Please don't let it be feces, please don't let it be feces.
"Contaminated water. Contaminated with human feces".Be Careful With Typhoid
While I recovered without any problems and never experienced any other symptoms than the weird looking rash and exhaustion, typhoid can be a serious problem. Based on the fact that all the symptoms listed by the doctor were what my sick friend was experiencing, despite the fact that she had had the typhoid vaccination three months prior, we had her brought in for the test as a precaution. She tested positive for both strains.

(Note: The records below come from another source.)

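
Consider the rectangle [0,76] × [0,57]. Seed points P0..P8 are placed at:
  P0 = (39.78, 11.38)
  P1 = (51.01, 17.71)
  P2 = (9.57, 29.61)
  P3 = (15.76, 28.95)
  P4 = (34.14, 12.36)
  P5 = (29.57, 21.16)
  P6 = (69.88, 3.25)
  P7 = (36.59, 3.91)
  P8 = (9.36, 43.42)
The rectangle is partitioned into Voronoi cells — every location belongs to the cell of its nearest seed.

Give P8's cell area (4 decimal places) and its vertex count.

Area of P8's cell: 675.2878 (6 vertices)

1. box [0,76]×[0,57]: [(0, 0) (76, 0) (76, 57) (0, 57)]
2. ⊥bis P8·P0 via (24.57,27.4): [(0, 4.0723) (55.7463, 57) (0, 57)]  |A|=1475.2625
3. ⊥bis P8·P1 via (30.185,30.565): [(0, 4.0723) (33.4153, 35.7981) (46.503, 57) (0, 57)]  |A|=1377.274
4. ⊥bis P8·P2 via (9.465,36.515): [(0, 36.3711) (34.089, 36.8894) (46.503, 57) (0, 57)]  |A|=819.2102
5. ⊥bis P8·P3 via (12.56,36.185): [(0, 36.3711) (13.4429, 36.5755) (41.5762, 49.0187) (46.503, 57) (0, 57)]  |A|=695.1742
6. ⊥bis P8·P4 via (21.75,27.89): [(0, 36.3711) (13.4429, 36.5755) (41.5762, 49.0187) (46.503, 57) (0, 57)]  |A|=695.1742
7. ⊥bis P8·P5 via (19.465,32.29): [(0, 36.3711) (13.4429, 36.5755) (34.3895, 45.8401) (46.2754, 56.6314) (46.503, 57) (0, 57)]  |A|=675.2878
8. ⊥bis P8·P6 via (39.62,23.335): [(0, 36.3711) (13.4429, 36.5755) (34.3895, 45.8401) (46.2754, 56.6314) (46.503, 57) (0, 57)]  |A|=675.2878
9. ⊥bis P8·P7 via (22.975,23.665): [(0, 36.3711) (13.4429, 36.5755) (34.3895, 45.8401) (46.2754, 56.6314) (46.503, 57) (0, 57)]  |A|=675.2878
10. canonical 6-gon: [(0, 36.3711) (13.4429, 36.5755) (34.3895, 45.8401) (46.2754, 56.6314) (46.503, 57) (0, 57)]
11. shoelace: 675.2878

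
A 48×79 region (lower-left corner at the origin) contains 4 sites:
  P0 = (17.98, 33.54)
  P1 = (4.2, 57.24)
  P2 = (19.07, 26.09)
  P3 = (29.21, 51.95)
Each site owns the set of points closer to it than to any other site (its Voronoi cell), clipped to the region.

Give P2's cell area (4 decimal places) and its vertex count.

1. box [0,48]×[0,79]: [(0, 0) (48, 0) (48, 79) (0, 79)]
2. ⊥bis P2·P0 via (18.525,29.815): [(0, 27.1046) (0, 0) (48, 0) (48, 34.1274)]  |A|=1469.5699
3. ⊥bis P2·P1 via (11.635,41.665): [(0, 27.1046) (0, 0) (48, 0) (48, 34.1274)]  |A|=1469.5699
4. ⊥bis P2·P3 via (24.14,39.02): [(39.7105, 32.9146) (0, 27.1046) (0, 0) (48, 0) (48, 29.6642)]  |A|=1451.071
5. canonical 5-gon: [(39.7105, 32.9146) (0, 27.1046) (0, 0) (48, 0) (48, 29.6642)]
6. shoelace: 1451.071

Area of P2's cell: 1451.0710 (5 vertices)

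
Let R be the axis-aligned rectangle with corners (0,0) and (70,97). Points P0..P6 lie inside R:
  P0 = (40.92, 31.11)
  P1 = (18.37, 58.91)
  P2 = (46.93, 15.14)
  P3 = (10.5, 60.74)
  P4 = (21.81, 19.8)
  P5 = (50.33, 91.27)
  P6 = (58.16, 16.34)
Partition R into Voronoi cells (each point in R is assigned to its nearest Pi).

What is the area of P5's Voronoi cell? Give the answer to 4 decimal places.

1. box [0,70]×[0,97]: [(0, 0) (70, 0) (70, 97) (0, 97)]
2. ⊥bis P5·P0 via (45.625,61.19): [(0, 68.3265) (70, 57.3774) (70, 97) (0, 97)]  |A|=2390.3654
3. ⊥bis P5·P1 via (34.35,75.09): [(48.9507, 60.6698) (70, 57.3774) (70, 97) (12.1658, 97)]  |A|=1467.5792
4. ⊥bis P5·P2 via (48.63,53.205): [(48.9507, 60.6698) (70, 57.3774) (70, 97) (12.1658, 97)]  |A|=1467.5792
5. ⊥bis P5·P3 via (30.415,76.005): [(21.041, 88.2345) (48.9507, 60.6698) (70, 57.3774) (70, 97) (14.3222, 97)]  |A|=1458.1282
6. ⊥bis P5·P4 via (36.07,55.535): [(21.041, 88.2345) (48.9507, 60.6698) (70, 57.3774) (70, 97) (14.3222, 97)]  |A|=1458.1282
7. ⊥bis P5·P6 via (54.245,53.805): [(21.041, 88.2345) (48.9507, 60.6698) (70, 57.3774) (70, 97) (14.3222, 97)]  |A|=1458.1282
8. canonical 5-gon: [(21.041, 88.2345) (48.9507, 60.6698) (70, 57.3774) (70, 97) (14.3222, 97)]
9. shoelace: 1458.1282

Area of P5's cell: 1458.1282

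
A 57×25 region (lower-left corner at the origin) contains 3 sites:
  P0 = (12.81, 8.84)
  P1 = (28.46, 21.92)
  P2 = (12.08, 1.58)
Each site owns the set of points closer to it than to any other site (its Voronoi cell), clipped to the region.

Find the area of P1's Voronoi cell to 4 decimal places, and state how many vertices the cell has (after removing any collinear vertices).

Area of P1's cell: 846.6326 (5 vertices)

1. box [0,57]×[0,25]: [(0, 0) (57, 0) (57, 25) (0, 25)]
2. ⊥bis P1·P0 via (20.635,15.38): [(33.4893, 0) (57, 0) (57, 25) (12.5948, 25)]  |A|=848.9486
3. ⊥bis P1·P2 via (20.27,11.75): [(30.6662, 3.3778) (34.8607, 0) (57, 0) (57, 25) (12.5948, 25)]  |A|=846.6326
4. canonical 5-gon: [(30.6662, 3.3778) (34.8607, 0) (57, 0) (57, 25) (12.5948, 25)]
5. shoelace: 846.6326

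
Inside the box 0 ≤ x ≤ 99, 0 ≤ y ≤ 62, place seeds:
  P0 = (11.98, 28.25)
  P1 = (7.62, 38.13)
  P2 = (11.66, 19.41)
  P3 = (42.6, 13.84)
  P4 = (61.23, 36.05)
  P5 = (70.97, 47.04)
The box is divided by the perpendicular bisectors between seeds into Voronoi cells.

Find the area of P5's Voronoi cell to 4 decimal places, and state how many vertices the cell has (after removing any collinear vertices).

1. box [0,99]×[0,62]: [(0, 0) (99, 0) (99, 62) (0, 62)]
2. ⊥bis P5·P0 via (41.475,37.645): [(53.466, 0) (99, 0) (99, 62) (33.7172, 62)]  |A|=3435.3194
3. ⊥bis P5·P1 via (39.295,42.585): [(38.8155, 45.9944) (53.466, 0) (99, 0) (99, 62) (36.5643, 62)]  |A|=3412.5347
4. ⊥bis P5·P2 via (41.315,33.225): [(38.8155, 45.9944) (46.2727, 22.5828) (56.7931, 0) (99, 0) (99, 62) (36.5643, 62)]  |A|=3374.9669
5. ⊥bis P5·P3 via (56.785,30.44): [(38.8155, 45.9944) (38.9026, 45.7208) (92.4074, 0) (99, 0) (99, 62) (36.5643, 62)]  |A|=2522.3182
6. ⊥bis P5·P4 via (66.1,41.545): [(99, 12.387) (99, 62) (43.0199, 62)]  |A|=1388.67
7. canonical 3-gon: [(99, 12.387) (99, 62) (43.0199, 62)]
8. shoelace: 1388.67

Area of P5's cell: 1388.6700 (3 vertices)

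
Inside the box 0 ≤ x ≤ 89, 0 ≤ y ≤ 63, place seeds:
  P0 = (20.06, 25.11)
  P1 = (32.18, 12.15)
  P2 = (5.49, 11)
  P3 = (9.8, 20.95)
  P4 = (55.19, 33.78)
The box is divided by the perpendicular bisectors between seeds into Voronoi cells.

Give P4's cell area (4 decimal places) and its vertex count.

1. box [0,89]×[0,63]: [(0, 0) (89, 0) (89, 63) (0, 63)]
2. ⊥bis P4·P0 via (37.625,29.445): [(44.892, 0) (89, 0) (89, 63) (29.3437, 63)]  |A|=3268.5767
3. ⊥bis P4·P1 via (43.685,22.965): [(37.6362, 29.3997) (65.2727, 0) (89, 0) (89, 63) (29.3437, 63)]  |A|=2968.9823
4. ⊥bis P4·P2 via (30.34,22.39): [(37.6362, 29.3997) (65.2727, 0) (89, 0) (89, 63) (29.3437, 63)]  |A|=2968.9823
5. ⊥bis P4·P3 via (32.495,27.365): [(37.6362, 29.3997) (65.2727, 0) (89, 0) (89, 63) (29.3437, 63)]  |A|=2968.9823
6. canonical 5-gon: [(37.6362, 29.3997) (65.2727, 0) (89, 0) (89, 63) (29.3437, 63)]
7. shoelace: 2968.9823

Area of P4's cell: 2968.9823 (5 vertices)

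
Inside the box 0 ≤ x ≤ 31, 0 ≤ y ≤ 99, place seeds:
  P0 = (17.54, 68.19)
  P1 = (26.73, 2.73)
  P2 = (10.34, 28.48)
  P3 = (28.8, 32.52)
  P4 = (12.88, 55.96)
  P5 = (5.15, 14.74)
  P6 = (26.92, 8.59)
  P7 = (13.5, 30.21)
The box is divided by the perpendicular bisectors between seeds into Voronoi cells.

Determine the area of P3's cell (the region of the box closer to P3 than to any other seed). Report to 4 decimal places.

Area of P3's cell: 270.5839

1. box [0,31]×[0,99]: [(0, 0) (31, 0) (31, 99) (0, 99)]
2. ⊥bis P3·P0 via (23.17,50.355): [(0, 43.0409) (0, 0) (31, 0) (31, 52.8267)]  |A|=1485.9478
3. ⊥bis P3·P1 via (27.765,17.625): [(0, 43.0409) (0, 19.5543) (31, 17.4002) (31, 52.8267)]  |A|=913.153
4. ⊥bis P3·P2 via (19.57,30.5): [(15.7381, 48.009) (22.3047, 18.0044) (31, 17.4002) (31, 52.8267)]  |A|=398.8031
5. ⊥bis P3·P4 via (20.84,44.24): [(17.1164, 41.711) (22.3047, 18.0044) (31, 17.4002) (31, 51.1405)]  |A|=335.7183
6. ⊥bis P3·P5 via (16.975,23.63): [(17.1164, 41.711) (22.3047, 18.0044) (31, 17.4002) (31, 51.1405)]  |A|=335.7183
7. ⊥bis P3·P6 via (27.86,20.555): [(17.1164, 41.711) (21.6395, 21.0437) (31, 20.3083) (31, 51.1405)]  |A|=309.0949
8. ⊥bis P3·P7 via (21.15,31.365): [(19.3581, 43.2335) (22.7211, 20.9587) (31, 20.3083) (31, 51.1405)]  |A|=270.5839
9. canonical 4-gon: [(19.3581, 43.2335) (22.7211, 20.9587) (31, 20.3083) (31, 51.1405)]
10. shoelace: 270.5839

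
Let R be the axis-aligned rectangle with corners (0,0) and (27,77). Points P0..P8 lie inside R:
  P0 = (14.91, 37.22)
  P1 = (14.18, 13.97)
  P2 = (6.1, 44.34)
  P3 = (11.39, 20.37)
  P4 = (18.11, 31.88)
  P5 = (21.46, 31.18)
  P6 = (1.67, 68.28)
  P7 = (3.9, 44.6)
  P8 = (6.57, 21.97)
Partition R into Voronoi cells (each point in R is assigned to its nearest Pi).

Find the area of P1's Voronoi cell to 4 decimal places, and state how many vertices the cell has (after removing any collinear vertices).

1. box [0,27]×[0,77]: [(0, 0) (27, 0) (27, 77) (0, 77)]
2. ⊥bis P1·P0 via (14.545,25.595): [(0, 26.0517) (0, 0) (27, 0) (27, 25.2039)]  |A|=691.9509
3. ⊥bis P1·P2 via (10.14,29.155): [(0, 26.0517) (0, 0) (27, 0) (27, 25.2039)]  |A|=691.9509
4. ⊥bis P1·P3 via (12.785,17.17): [(0, 11.5965) (0, 0) (27, 0) (27, 23.3669)]  |A|=472.0058
5. ⊥bis P1·P4 via (16.145,22.925): [(22.6913, 21.4885) (0, 11.5965) (0, 0) (27, 0) (27, 20.5431)]  |A|=465.9224
6. ⊥bis P1·P5 via (17.82,22.575): [(21.5572, 20.9941) (0, 11.5965) (0, 0) (27, 0) (27, 18.6918)]  |A|=459.283
7. ⊥bis P1·P6 via (7.925,41.125): [(21.5572, 20.9941) (0, 11.5965) (0, 0) (27, 0) (27, 18.6918)]  |A|=459.283
8. ⊥bis P1·P7 via (9.04,29.285): [(21.5572, 20.9941) (0, 11.5965) (0, 0) (27, 0) (27, 18.6918)]  |A|=459.283
9. ⊥bis P1·P8 via (10.375,17.97): [(21.5572, 20.9941) (6.7838, 14.5538) (0, 8.1008) (0, 0) (27, 0) (27, 18.6918)]  |A|=447.4258
10. canonical 6-gon: [(21.5572, 20.9941) (6.7838, 14.5538) (0, 8.1008) (0, 0) (27, 0) (27, 18.6918)]
11. shoelace: 447.4258

Area of P1's cell: 447.4258 (6 vertices)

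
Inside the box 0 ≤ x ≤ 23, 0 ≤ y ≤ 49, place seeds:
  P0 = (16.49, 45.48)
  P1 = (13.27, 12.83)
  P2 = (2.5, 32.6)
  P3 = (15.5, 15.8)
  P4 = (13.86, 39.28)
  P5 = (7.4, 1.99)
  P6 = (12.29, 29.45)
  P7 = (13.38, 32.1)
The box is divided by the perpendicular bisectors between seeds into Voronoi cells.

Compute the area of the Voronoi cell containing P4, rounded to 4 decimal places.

1. box [0,23]×[0,49]: [(0, 0) (23, 0) (23, 49) (0, 49)]
2. ⊥bis P4·P0 via (15.175,42.38): [(0, 48.8171) (0, 0) (23, 0) (23, 39.0607)]  |A|=1010.595
3. ⊥bis P4·P1 via (13.565,26.055): [(0, 48.8171) (0, 26.3576) (23, 25.8445) (23, 39.0607)]  |A|=410.2705
4. ⊥bis P4·P2 via (8.18,35.94): [(0.8099, 48.4736) (13.9983, 26.0453) (23, 25.8445) (23, 39.0607)]  |A|=246.2554
5. ⊥bis P4·P3 via (14.68,27.54): [(0.8099, 48.4736) (13.181, 27.4353) (23, 28.1211) (23, 39.0607)]  |A|=228.9046
6. ⊥bis P4·P5 via (10.63,20.635): [(0.8099, 48.4736) (13.181, 27.4353) (23, 28.1211) (23, 39.0607)]  |A|=228.9046
7. ⊥bis P4·P6 via (13.075,34.365): [(0.8099, 48.4736) (8.6948, 35.0646) (23, 32.7798) (23, 39.0607)]  |A|=156.5883
8. ⊥bis P4·P7 via (13.62,35.69): [(0.8099, 48.4736) (8.1104, 36.0583) (23, 35.0629) (23, 39.0607)]  |A|=133.1508
9. canonical 4-gon: [(0.8099, 48.4736) (8.1104, 36.0583) (23, 35.0629) (23, 39.0607)]
10. shoelace: 133.1508

Area of P4's cell: 133.1508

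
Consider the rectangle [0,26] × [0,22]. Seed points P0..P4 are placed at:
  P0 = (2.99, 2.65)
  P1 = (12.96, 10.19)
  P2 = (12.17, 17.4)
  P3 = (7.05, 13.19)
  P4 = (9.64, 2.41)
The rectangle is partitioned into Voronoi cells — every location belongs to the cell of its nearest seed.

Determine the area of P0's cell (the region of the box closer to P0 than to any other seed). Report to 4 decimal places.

Area of P0's cell: 54.8557

1. box [0,26]×[0,22]: [(0, 0) (26, 0) (26, 22) (0, 22)]
2. ⊥bis P0·P1 via (7.975,6.42): [(0, 16.9652) (0, 0) (12.8302, 0)]  |A|=108.8338
3. ⊥bis P0·P2 via (7.58,10.025): [(3.1756, 12.7662) (0, 14.7426) (0, 0) (12.8302, 0)]  |A|=105.3048
4. ⊥bis P0·P3 via (5.02,7.92): [(7.589, 6.9304) (0, 9.8537) (0, 0) (12.8302, 0)]  |A|=81.8493
5. ⊥bis P0·P4 via (6.315,2.53): [(6.4891, 7.3541) (0, 9.8537) (0, 0) (6.2237, 0)]  |A|=54.8557
6. canonical 4-gon: [(6.4891, 7.3541) (0, 9.8537) (0, 0) (6.2237, 0)]
7. shoelace: 54.8557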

It is important to note that left untreated, typhoid can lead to permanent problems and serious consequences like a perforated bowel or even death. In our case, we were both treated with a broad spectrum antibiotic known as Flucloxacillin. While I tested fine at the ten day blood check, she was still infected. More antibiotics were prescribed, and weeks later she was still very ill. Finally, we found a doctor who informed us that typhoid has up to a 96% resistance rate to the original drug prescribed, and a better drug was prescribed; further research I've done into clinical studies has backed this claim. Also, it helps to know that the vaccine isn't 100% effective in fighting this infection, it's not even close to that. She came along absolutely positive she didn't have the infection but thought better safe than sorry; in her case, that was the best advice and could have possibly saved her life.
Perhaps the only highlight of my bout with typhoid was meeting an elderly Canadian couple in the Ngorongoro Crater; he was staring intently at my rashes so I hastily informed him it was typhoid and that it wasn't contagious. He wasn't worried about it being contagious though; he'd always been curious about typhoid and despite his wife's embarrassment asked if I'd mind if he just quickly touched it.
"Sure, you can touch my typhoid" is probably one of those phrases I'll never find myself uttering again in this life.